1. This is a first appeal by the Secretary of State against an order of the learned Subordinate Judge of Mirzapur under the Land Acquisition Act awarding a certain sum as further compensation to the applicant. The point which has been urged before us is:
that the suit as brought by the plaintiff-respondent is barred by six months' limitation as provided in Section 18(2), Land Acquisition Act
that the appellant is not estopped from pleading limitation even after the reference made by the Collector to the civil Court for adjudication.
2. The language quoted is that of the appellant, but it is obvious that the matter was not a suit but an application. The facts of the present case are that the Land Acquisition Officer made an award on 14th June 1923. The applicant was absent and was not represented at the time. Accordingly, under Section 18(2)(b), Land Acquisition Act, the application should have been made
within six weeks of the receipt of the notice from the Collector under Section 12, Sub-section (2) or within six months from the date of the Collector's award, whichever period shall first expire.
3. Notice was served on the applicant on 18th January 1924 and his objection was filed on 12th February 1924. He therefore complied with the term of six weeks from receipt of the notice, but he did not comply with the term of six months from the date of the Collector's award. The application therefore was barred by limitation under the proviso quoted. The Land Acquisition officer did not notice this point and he forwarded the reference to the civil Court in the ordinary way. When the reference came before the civil Court, on behalf of Government the point was taken that the application was barred under Section 18(2), Land Acquisition Act. The Court dismissed this objection. It is again taken in appeal. As far as this Court is concerned, the matter has been decided by a Bench in Secy. of State v. Bhagwan Prasad : AIR1929All769 , in which it was held by a Bench of which one of us was a member that when a reference had been made under the Land Acquisition Act it was not open to the Collector or the Secretary of State to say that the reference was wrongly made although the ground for saying so may be that the application by the owner was belated. The 'Court' does not sit on appeal over the Collector and the Act does not give any authority to the 'Court,' either in express term or by implication, to go behind the reference and to see whether the Collector acted rightly or wrongly. It is the province of the Collector alone to decide for himself whether he should make the reference or refuse to do so. Various rulings on the subject had been considered in that case and there is no need for us to consider them again.

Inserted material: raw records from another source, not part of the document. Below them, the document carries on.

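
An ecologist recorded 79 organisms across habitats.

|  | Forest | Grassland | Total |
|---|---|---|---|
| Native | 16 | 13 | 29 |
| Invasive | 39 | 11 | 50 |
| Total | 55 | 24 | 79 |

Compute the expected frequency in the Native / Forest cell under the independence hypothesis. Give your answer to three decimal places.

Row total (Native) = 29; column total (Forest) = 55; grand total N = 79.
Expected count = (row total × column total) / N = 29 × 55 / 79 = 20.190.

20.190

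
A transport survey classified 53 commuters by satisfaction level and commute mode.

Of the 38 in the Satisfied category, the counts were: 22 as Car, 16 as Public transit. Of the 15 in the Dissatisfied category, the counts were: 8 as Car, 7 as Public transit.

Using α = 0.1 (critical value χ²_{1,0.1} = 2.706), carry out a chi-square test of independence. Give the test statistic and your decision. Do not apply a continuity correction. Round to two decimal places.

Row totals: 38, 15. Column totals: 30, 23. Grand total N = 53.
Expected counts (row total × column total / N):
  Satisfied, Car: 38×30/53 = 21.509
  Satisfied, Public transit: 38×23/53 = 16.491
  Dissatisfied, Car: 15×30/53 = 8.491
  Dissatisfied, Public transit: 15×23/53 = 6.509
Contributions (O − E)²/E:
  (22 − 21.509)²/21.509 = 0.0112
  (16 − 16.491)²/16.491 = 0.0146
  (8 − 8.491)²/8.491 = 0.0284
  (7 − 6.509)²/6.509 = 0.0370
χ² = 0.0112 + 0.0146 + 0.0284 + 0.0370 = 0.09
df = (2−1)(2−1) = 1. Since 0.09 < 2.706, fail to reject the null hypothesis of independence at α = 0.1.

0.09; fail to reject H₀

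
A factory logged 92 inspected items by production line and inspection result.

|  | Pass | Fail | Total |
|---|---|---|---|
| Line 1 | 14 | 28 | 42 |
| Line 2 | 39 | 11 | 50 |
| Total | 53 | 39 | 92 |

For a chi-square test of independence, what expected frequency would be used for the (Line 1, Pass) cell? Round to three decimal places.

Row total (Line 1) = 42; column total (Pass) = 53; grand total N = 92.
Expected count = (row total × column total) / N = 42 × 53 / 92 = 24.196.

24.196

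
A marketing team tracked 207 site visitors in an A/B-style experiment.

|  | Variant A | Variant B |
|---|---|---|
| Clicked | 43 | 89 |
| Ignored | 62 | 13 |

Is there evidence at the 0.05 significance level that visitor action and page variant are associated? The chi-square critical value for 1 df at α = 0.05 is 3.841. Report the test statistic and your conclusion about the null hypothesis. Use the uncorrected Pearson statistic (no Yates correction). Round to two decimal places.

48.01; reject H₀

Row totals: 132, 75. Column totals: 105, 102. Grand total N = 207.
Expected counts (row total × column total / N):
  Clicked, Variant A: 132×105/207 = 66.957
  Clicked, Variant B: 132×102/207 = 65.043
  Ignored, Variant A: 75×105/207 = 38.043
  Ignored, Variant B: 75×102/207 = 36.957
Contributions (O − E)²/E:
  (43 − 66.957)²/66.957 = 8.5717
  (89 − 65.043)²/65.043 = 8.8240
  (62 − 38.043)²/38.043 = 15.0866
  (13 − 36.957)²/36.957 = 15.5299
χ² = 8.5717 + 8.8240 + 15.0866 + 15.5299 = 48.01
df = (2−1)(2−1) = 1. Since 48.01 > 3.841, reject the null hypothesis of independence at α = 0.05.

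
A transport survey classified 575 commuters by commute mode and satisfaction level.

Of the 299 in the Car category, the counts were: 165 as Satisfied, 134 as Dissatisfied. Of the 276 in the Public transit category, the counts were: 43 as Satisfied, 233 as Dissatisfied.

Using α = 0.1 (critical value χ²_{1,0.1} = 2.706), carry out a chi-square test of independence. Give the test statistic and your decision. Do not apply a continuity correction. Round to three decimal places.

Row totals: 299, 276. Column totals: 208, 367. Grand total N = 575.
Expected counts (row total × column total / N):
  Car, Satisfied: 299×208/575 = 108.1600
  Car, Dissatisfied: 299×367/575 = 190.8400
  Public transit, Satisfied: 276×208/575 = 99.8400
  Public transit, Dissatisfied: 276×367/575 = 176.1600
Contributions (O − E)²/E:
  (165 − 108.1600)²/108.1600 = 29.8704
  (134 − 190.8400)²/190.8400 = 16.9293
  (43 − 99.8400)²/99.8400 = 32.3596
  (233 − 176.1600)²/176.1600 = 18.3401
χ² = 29.8704 + 16.9293 + 32.3596 + 18.3401 = 97.499
df = (2−1)(2−1) = 1. Since 97.499 > 2.706, reject the null hypothesis of independence at α = 0.1.

97.499; reject H₀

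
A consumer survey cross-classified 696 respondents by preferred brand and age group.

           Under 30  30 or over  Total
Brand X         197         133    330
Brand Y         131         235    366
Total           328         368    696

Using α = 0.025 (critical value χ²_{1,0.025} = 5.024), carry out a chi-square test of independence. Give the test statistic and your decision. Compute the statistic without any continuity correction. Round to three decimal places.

Grand total N = 696.
Expected counts (row total × column total / N):
  Brand X, Under 30: 330×328/696 = 155.5172
  Brand X, 30 or over: 330×368/696 = 174.4828
  Brand Y, Under 30: 366×328/696 = 172.4828
  Brand Y, 30 or over: 366×368/696 = 193.5172
Contributions (O − E)²/E:
  (197 − 155.5172)²/155.5172 = 11.0652
  (133 − 174.4828)²/174.4828 = 9.8624
  (131 − 172.4828)²/172.4828 = 9.9768
  (235 − 193.5172)²/193.5172 = 8.8924
χ² = 11.0652 + 9.8624 + 9.9768 + 8.8924 = 39.797
df = (2−1)(2−1) = 1. Since 39.797 > 5.024, reject the null hypothesis of independence at α = 0.025.

39.797; reject H₀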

4. We are in agreement with the principles of law laid down in that case. The only new case that has been brought to our notice is one of the Oudh Chief Court in Ahmad Alt Khan Alawi v. Secy. of State reported in A.I.R. 1932 Oudh. 180 in which it has been held that the Land Acquisition Officer cannot refuse to make a reference, even if it is time-barred and that his duty is to bring the matter to the notice of the Court. We note that that is the principle which is laid down by Board Circulars I-VIII, para. 28 note 2. In our opinion, this direction of the Board Circulars is founded on a misconception of law. We also note that the ruling of Secy. of State v. Bhagwan Prasad : AIR1929All769 , was not mentioned in the recent case in the Oudh Chief Court. We dismiss this appeal with costs.